Introduction
Whoogle Search is a lightweight, self-hosted metasearch engine that fetches results from Google and serves them through a clean, ad-free interface. It removes all tracking, JavaScript beacons, and AMP redirects, giving users Google-quality results without the privacy cost. Built with Python and Flask, it runs in a single container with no external dependencies.
What Whoogle Does
- Proxies Google search results without ads or tracking scripts
- Strips AMP links and redirects to original page URLs
- Supports image, news, video, and map search categories
- Provides search result theming and dark mode
- Allows per-user configuration with encrypted session cookies
Architecture Overview
Whoogle is a single-process Flask application that intercepts search queries, forwards them to Google via server-side HTTP requests, and parses the HTML response to remove tracking elements. It uses no database and no JavaScript on the frontend. The application is stateless by default, with optional encrypted cookies for user preferences. Deployment is a single Docker container behind any reverse proxy.

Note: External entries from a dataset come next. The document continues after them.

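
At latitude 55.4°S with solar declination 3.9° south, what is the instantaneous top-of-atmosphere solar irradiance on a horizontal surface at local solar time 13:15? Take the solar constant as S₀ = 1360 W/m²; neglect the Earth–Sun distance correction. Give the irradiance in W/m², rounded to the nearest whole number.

Hour angle H = 15° × (13.25 − 12) = 18.75°.
cos θ_z = sin φ sin δ + cos φ cos δ cos H = (-0.8231)(-0.0680) + (0.5678)(0.9977)(0.9469) = 0.5924.
Top-of-atmosphere irradiance = S₀ cos θ_z = 1360 × 0.5924 = 805.66 W/m².

806 W/m²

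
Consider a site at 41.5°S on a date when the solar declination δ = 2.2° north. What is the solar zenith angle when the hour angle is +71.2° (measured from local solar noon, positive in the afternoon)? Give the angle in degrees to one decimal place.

77.5°

cos θ_z = sin(-41.5°) sin(2.2°) + cos(-41.5°) cos(2.2°) cos(71.20°) = -0.0254 + 0.2412 = 0.2158.
θ_z = arccos(0.2158) = 77.54°.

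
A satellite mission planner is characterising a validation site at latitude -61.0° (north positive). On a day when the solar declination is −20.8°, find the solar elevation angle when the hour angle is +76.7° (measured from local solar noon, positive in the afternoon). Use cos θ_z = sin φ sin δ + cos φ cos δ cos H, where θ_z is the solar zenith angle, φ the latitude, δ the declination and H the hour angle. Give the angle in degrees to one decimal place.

24.5°

cos θ_z = sin φ sin δ + cos φ cos δ cos H = (-0.8746)(-0.3551) + (0.4848)(0.9348)(0.2300) = 0.4148.
θ_z = arccos(0.4148) = 65.49°, so the elevation is 90° − 65.49° = 24.51°.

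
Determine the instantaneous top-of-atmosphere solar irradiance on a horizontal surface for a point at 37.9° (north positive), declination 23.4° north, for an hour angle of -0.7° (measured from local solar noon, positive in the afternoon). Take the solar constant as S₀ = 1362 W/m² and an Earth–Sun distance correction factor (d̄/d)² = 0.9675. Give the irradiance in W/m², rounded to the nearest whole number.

1276 W/m²

cos θ_z = sin φ sin δ + cos φ cos δ cos H = (0.6143)(0.3971) + (0.7891)(0.9178)(0.9999) = 0.9681.
Top-of-atmosphere irradiance = S₀ (d̄/d)² cos θ_z = 1362 × 0.9675 × 0.9681 = 1275.70 W/m².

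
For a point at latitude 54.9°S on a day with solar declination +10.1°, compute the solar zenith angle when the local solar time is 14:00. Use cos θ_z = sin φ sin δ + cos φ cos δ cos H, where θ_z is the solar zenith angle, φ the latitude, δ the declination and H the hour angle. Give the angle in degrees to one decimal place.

69.7°

Hour angle H = 15° × (14 − 12) = 30.00°.
cos θ_z = sin(-54.9°) sin(10.1°) + cos(-54.9°) cos(10.1°) cos(30.00°) = -0.1435 + 0.4903 = 0.3468.
θ_z = arccos(0.3468) = 69.71°.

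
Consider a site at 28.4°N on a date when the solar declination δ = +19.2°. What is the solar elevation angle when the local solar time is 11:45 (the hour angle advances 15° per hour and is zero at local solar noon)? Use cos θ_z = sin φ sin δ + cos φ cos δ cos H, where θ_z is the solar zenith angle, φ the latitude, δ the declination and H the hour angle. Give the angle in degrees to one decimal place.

80.2°

Hour angle H = 15° × (11.75 − 12) = -3.75°.
With φ = 28.4°, δ = 19.2°, H = -3.75°: sin φ sin δ = 0.1564, cos φ cos δ cos H = 0.8289, so cos θ_z = 0.9853.
θ_z = arccos(0.9853) = 9.84°, so the elevation is 90° − 9.84° = 80.16°.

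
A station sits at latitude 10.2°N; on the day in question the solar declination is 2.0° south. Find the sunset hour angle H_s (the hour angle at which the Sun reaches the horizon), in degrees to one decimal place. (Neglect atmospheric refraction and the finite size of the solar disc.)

The sunset hour angle satisfies cos H_s = −tan φ tan δ = 0.0063, giving H_s = 89.64°.

89.6°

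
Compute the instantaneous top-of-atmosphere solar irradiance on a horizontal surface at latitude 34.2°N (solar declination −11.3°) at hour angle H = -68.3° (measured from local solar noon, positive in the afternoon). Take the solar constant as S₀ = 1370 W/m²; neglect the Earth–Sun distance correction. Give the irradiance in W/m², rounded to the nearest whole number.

cos θ_z = sin(34.2°) sin(-11.3°) + cos(34.2°) cos(-11.3°) cos(-68.30°) = -0.1101 + 0.2999 = 0.1898.
Top-of-atmosphere irradiance = S₀ cos θ_z = 1370 × 0.1898 = 260.03 W/m².

260 W/m²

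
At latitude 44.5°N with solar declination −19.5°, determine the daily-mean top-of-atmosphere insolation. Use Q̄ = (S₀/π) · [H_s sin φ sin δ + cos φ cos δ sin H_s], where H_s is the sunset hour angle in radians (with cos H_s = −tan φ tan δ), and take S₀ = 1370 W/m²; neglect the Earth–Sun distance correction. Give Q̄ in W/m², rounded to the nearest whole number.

cos H_s = −tan(44.5°) · tan(-19.5°) = 0.3480, so H_s = arccos(0.3480) = 69.63°. In radians, H_s = 1.2153.
H_s sin φ sin δ = 1.2153 × 0.7009 × -0.3338 = -0.2843.
cos φ cos δ sin H_s = 0.7133 × 0.9426 × 0.9375 = 0.6303.
Q̄ = (1370/π) × (-0.2843 + 0.6303) = 436.08 × 0.3460 = 150.88 W/m².

151 W/m²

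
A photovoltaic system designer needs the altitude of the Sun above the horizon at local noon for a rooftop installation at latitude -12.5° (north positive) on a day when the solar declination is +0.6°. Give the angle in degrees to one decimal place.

76.9°

At local solar noon the hour angle is zero, so the elevation is 90° − |φ − δ| = 90° − |-12.5° − (0.6°)| = 90° − 13.1° = 76.9°.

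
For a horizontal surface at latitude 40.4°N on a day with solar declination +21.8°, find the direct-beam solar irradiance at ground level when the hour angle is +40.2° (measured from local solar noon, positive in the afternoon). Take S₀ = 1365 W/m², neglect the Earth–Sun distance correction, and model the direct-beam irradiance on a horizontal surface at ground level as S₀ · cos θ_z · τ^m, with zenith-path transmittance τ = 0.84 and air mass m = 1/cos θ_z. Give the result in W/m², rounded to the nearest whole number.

cos θ_z = sin φ sin δ + cos φ cos δ cos H = (0.6481)(0.3714) + (0.7615)(0.9285)(0.7638) = 0.7808.
Air mass m = 1/cos θ_z = 1/0.7808 = 1.281; τ^m = 0.84^1.281 = 0.7998.
Surface direct beam = 1365 × 0.7808 × 0.7998 = 852.42 W/m².

852 W/m²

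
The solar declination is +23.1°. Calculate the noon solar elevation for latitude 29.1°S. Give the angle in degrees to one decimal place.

At local solar noon the hour angle is zero, so the elevation is 90° − |φ − δ| = 90° − |-29.1° − (23.1°)| = 90° − 52.2° = 37.8°.

37.8°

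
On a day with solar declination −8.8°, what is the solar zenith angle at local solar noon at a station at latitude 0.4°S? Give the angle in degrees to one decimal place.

At local solar noon the hour angle is zero, so the zenith angle is |φ − δ| = |-0.4° − (-8.8°)| = 8.4°.

8.4°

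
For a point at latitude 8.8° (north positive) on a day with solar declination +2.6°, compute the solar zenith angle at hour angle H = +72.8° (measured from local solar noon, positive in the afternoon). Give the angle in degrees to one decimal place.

72.6°

With φ = 8.8°, δ = 2.6°, H = 72.80°: sin φ sin δ = 0.0069, cos φ cos δ cos H = 0.2919, so cos θ_z = 0.2988.
θ_z = arccos(0.2988) = 72.61°.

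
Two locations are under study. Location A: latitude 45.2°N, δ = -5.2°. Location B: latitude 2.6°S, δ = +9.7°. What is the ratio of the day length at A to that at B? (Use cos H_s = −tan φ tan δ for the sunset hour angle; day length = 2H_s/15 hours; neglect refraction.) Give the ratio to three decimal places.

0.946

A: H_s = arccos(−tan 45.2° · tan -5.2°) = 84.74°, so 2H_s/15 = 11.2987 h.
B: H_s = arccos(−tan -2.6° · tan 9.7°) = 89.56°, so 2H_s/15 = 11.9413 h.
Ratio A/B = 11.2987 / 11.9413 = 0.9462.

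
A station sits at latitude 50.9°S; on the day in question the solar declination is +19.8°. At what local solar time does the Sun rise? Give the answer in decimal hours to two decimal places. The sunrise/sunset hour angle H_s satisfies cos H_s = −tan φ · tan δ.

−tan φ tan δ = −(-1.2305)(0.3600) = 0.4430; H_s = arccos(0.4430) = 63.70°.
Sunrise is at 12 − H_s/15 = 12 − 4.247 = 7.753 h local solar time.

7.75 h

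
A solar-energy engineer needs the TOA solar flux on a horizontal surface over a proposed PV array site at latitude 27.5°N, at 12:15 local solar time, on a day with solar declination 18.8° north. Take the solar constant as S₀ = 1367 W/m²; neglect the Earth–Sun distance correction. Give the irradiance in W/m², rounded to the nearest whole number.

1349 W/m²

Hour angle H = 15° × (12.25 − 12) = 3.75°.
cos θ_z = sin φ sin δ + cos φ cos δ cos H = (0.4617)(0.3223) + (0.8870)(0.9466)(0.9979) = 0.9867.
Top-of-atmosphere irradiance = S₀ cos θ_z = 1367 × 0.9867 = 1348.82 W/m².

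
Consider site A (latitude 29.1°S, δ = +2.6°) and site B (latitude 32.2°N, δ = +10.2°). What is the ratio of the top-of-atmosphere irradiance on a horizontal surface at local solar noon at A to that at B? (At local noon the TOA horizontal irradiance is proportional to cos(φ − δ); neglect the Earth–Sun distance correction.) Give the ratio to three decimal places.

A: cos θ_z = cos(-29.1° − (2.6°)) = 0.8508.
B: cos θ_z = cos(32.2° − (10.2°)) = 0.9272.
Ratio A/B = 0.8508 / 0.9272 = 0.9176.

0.918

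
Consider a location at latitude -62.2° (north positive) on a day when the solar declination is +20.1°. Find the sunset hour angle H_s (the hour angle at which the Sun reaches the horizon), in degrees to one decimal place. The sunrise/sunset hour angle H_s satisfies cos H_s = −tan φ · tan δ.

cos H_s = −tan(-62.2°) · tan(20.1°) = 0.6941, so H_s = arccos(0.6941) = 46.04°.

46.0°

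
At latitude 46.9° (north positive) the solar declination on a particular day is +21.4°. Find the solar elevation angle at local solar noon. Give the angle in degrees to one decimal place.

At local solar noon the hour angle is zero, so the elevation is 90° − |φ − δ| = 90° − |46.9° − (21.4°)| = 90° − 25.5° = 64.5°.

64.5°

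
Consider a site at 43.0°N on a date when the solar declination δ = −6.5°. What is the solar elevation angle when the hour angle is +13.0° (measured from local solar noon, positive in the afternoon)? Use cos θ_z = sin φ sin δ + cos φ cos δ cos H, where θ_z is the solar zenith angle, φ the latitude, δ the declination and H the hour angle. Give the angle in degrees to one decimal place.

With φ = 43.0°, δ = -6.5°, H = 13.00°: sin φ sin δ = -0.0772, cos φ cos δ cos H = 0.7080, so cos θ_z = 0.6308.
θ_z = arccos(0.6308) = 50.89°, so the elevation is 90° − 50.89° = 39.11°.

39.1°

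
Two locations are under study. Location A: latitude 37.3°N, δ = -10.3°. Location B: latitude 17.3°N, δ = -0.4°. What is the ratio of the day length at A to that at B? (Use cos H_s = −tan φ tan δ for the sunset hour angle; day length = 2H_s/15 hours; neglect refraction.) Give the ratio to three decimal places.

0.913

A: H_s = arccos(−tan 37.3° · tan -10.3°) = 82.04°, so 2H_s/15 = 10.9387 h.
B: H_s = arccos(−tan 17.3° · tan -0.4°) = 89.88°, so 2H_s/15 = 11.9840 h.
Ratio A/B = 10.9387 / 11.9840 = 0.9128.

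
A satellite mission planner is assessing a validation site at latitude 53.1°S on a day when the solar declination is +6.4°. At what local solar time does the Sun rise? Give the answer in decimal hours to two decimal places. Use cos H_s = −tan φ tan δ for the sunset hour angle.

−tan φ tan δ = −(-1.3319)(0.1122) = 0.1494; H_s = arccos(0.1494) = 81.41°.
Sunrise is at 12 − H_s/15 = 12 − 5.427 = 6.573 h local solar time.

6.57 h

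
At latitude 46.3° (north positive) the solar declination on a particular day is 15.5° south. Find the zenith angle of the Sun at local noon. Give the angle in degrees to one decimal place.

At local solar noon the hour angle is zero, so the zenith angle is |φ − δ| = |46.3° − (-15.5°)| = 61.8°.

61.8°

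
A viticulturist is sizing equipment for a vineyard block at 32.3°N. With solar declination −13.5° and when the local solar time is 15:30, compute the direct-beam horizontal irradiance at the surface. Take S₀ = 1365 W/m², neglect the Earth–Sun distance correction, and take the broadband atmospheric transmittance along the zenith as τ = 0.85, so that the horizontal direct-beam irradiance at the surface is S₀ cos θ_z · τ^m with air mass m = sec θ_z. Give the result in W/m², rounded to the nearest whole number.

333 W/m²

Hour angle H = 15° × (15.5 − 12) = 52.50°.
cos θ_z = sin φ sin δ + cos φ cos δ cos H = (0.5344)(-0.2334) + (0.8453)(0.9724)(0.6088) = 0.3757.
Air mass m = 1/cos θ_z = 1/0.3757 = 2.662; τ^m = 0.85^2.662 = 0.6488.
Surface direct beam = 1365 × 0.3757 × 0.6488 = 332.72 W/m².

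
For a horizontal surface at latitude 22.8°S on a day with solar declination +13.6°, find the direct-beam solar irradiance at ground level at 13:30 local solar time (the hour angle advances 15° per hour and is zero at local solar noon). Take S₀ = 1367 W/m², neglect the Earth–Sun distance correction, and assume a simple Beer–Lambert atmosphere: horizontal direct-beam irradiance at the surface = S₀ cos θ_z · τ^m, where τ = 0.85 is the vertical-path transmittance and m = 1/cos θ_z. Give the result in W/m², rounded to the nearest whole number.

Hour angle H = 15° × (13.5 − 12) = 22.50°.
cos θ_z = sin(-22.8°) sin(13.6°) + cos(-22.8°) cos(13.6°) cos(22.50°) = -0.0911 + 0.8278 = 0.7367.
Air mass m = 1/cos θ_z = 1/0.7367 = 1.357; τ^m = 0.85^1.357 = 0.8021.
Surface direct beam = 1367 × 0.7367 × 0.8021 = 807.77 W/m².

808 W/m²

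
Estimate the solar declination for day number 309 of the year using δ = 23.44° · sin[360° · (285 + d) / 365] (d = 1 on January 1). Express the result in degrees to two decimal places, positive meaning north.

360 × (285 + 309) / 365 = 585.863°; sin(585.863°) = -0.7177.
δ = 23.44 × -0.7177 = -16.823° ≈ -16.82°.

-16.82°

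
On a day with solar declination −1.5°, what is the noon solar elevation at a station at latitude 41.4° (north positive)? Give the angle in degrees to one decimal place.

At local solar noon the hour angle is zero, so the elevation is 90° − |φ − δ| = 90° − |41.4° − (-1.5°)| = 90° − 42.9° = 47.1°.

47.1°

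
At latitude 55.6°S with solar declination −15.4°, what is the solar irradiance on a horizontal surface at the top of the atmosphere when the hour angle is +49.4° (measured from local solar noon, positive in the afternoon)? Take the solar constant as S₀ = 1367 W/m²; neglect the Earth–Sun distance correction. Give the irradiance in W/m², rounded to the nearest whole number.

cos θ_z = sin(-55.6°) sin(-15.4°) + cos(-55.6°) cos(-15.4°) cos(49.40°) = 0.2191 + 0.3545 = 0.5736.
Top-of-atmosphere irradiance = S₀ cos θ_z = 1367 × 0.5736 = 784.11 W/m².

784 W/m²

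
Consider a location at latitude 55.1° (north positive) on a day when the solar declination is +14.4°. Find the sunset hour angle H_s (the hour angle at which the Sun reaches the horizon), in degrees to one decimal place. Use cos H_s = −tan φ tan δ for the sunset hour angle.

cos H_s = −tan(55.1°) · tan(14.4°) = -0.3681, so H_s = arccos(-0.3681) = 111.60°.

111.6°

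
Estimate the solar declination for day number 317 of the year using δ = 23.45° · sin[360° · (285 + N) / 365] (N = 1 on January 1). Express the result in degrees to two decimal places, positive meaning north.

360 × (285 + 317) / 365 = 593.753°; sin(593.753°) = -0.8065.
δ = 23.45 × -0.8065 = -18.912° ≈ -18.91°.

-18.91°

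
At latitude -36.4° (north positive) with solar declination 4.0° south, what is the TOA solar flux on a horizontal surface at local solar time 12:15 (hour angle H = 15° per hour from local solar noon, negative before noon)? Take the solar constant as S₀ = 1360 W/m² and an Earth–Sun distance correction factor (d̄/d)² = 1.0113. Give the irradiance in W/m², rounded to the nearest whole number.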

Self-Hosting & Configuration
- Deploy via Docker, pip install, or from source with Python 3
- Set environment variables for default theme, language, and search region
- Place behind a reverse proxy with TLS for secure access
- Optionally configure Tor routing for additional anonymity
- Use WHOOGLE_CSP_HEADER to customize Content Security Policy
Key Features
- Zero JavaScript served to the client for maximum privacy
- Bang syntax (!g, !d, !w) for quick redirects to other search engines
- Built-in Tor and HTTP proxy support for anonymized queries
- Lightweight: runs in under 50 MB of RAM
- No accounts, no telemetry, no cookies by default
Comparison with Similar Tools
- SearXNG — aggregates multiple engines; heavier to configure and run
- DuckDuckGo — privacy-focused but SaaS-only, not self-hostable
- Startpage — proxies Google results but is a commercial service
- LibreX — similar concept but smaller community and fewer features
FAQ
Q: Does Whoogle break Google's terms of service? A: Whoogle makes server-side requests similar to a browser. Self-hosting it for personal use is a common practice, though Google's ToS is broad. Use at your own discretion.
Q: Can I use Whoogle as my browser's default search engine? A: Yes. Point your browser's custom search URL to your Whoogle instance with the query parameter appended.
Q: Does Whoogle support image search? A: Yes. Image, news, video, and map tabs are all supported with the same privacy protections.
Q: How do I keep Whoogle updated?
A: Pull the latest Docker image with docker pull benbusby/whoogle-search and restart the container.